2 Anderson and Decker (2005) refer to “extensiveness,” Ghosh and John (2005) to “incompleteness,” Lusch and Brown (1996) to “hard contracting,” Mooi and Ghosh (2010) to “specificity,” Reuer and Arino (2007) to “complexity,” and Wuyts and Geyskens (2005) to “detailed contract drafting” to reflect the extent to which a contract specifies all possible contingencies and the associated responses (Gong, et al 2007).3
We gratefully acknowledge the insights of an anonymous reviewer with respect to this point.4
Across all eight contracts examined, we were unable to find a single clause favoring the franchisee. As such, variations in contractual one-sidedness are solely a function of the number of clauses favoring the franchisor. 5
Although multi-level structural equation models (MLSEM) can accommodate the first three characteristics, assessing six multiplicative interactions between latent constructs is currently beyond the capabilities of the numerical integration technique used.
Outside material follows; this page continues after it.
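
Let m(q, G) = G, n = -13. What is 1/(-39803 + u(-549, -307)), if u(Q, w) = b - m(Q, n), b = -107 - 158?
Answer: -1/40055 ≈ -2.4966e-5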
A second option using the generalized least squares (GLS) approach proposed by Nickerson, Hamilton, and Wada (2001) does not account for clustered observations. As well, the two-step procedure is statistically inefficient (Heckman 1979), thereby yielding higher Type 1 error rates in small samples. Nevertheless, we discuss the latter approach as an additional test of the robustness of our results. 6
Although we have no a priori expectation regarding the combination of all three ex post governance mechanisms, we did estimate a model testing such a three-way interaction and found it to be a non-significant predictor of compliance and opportunism.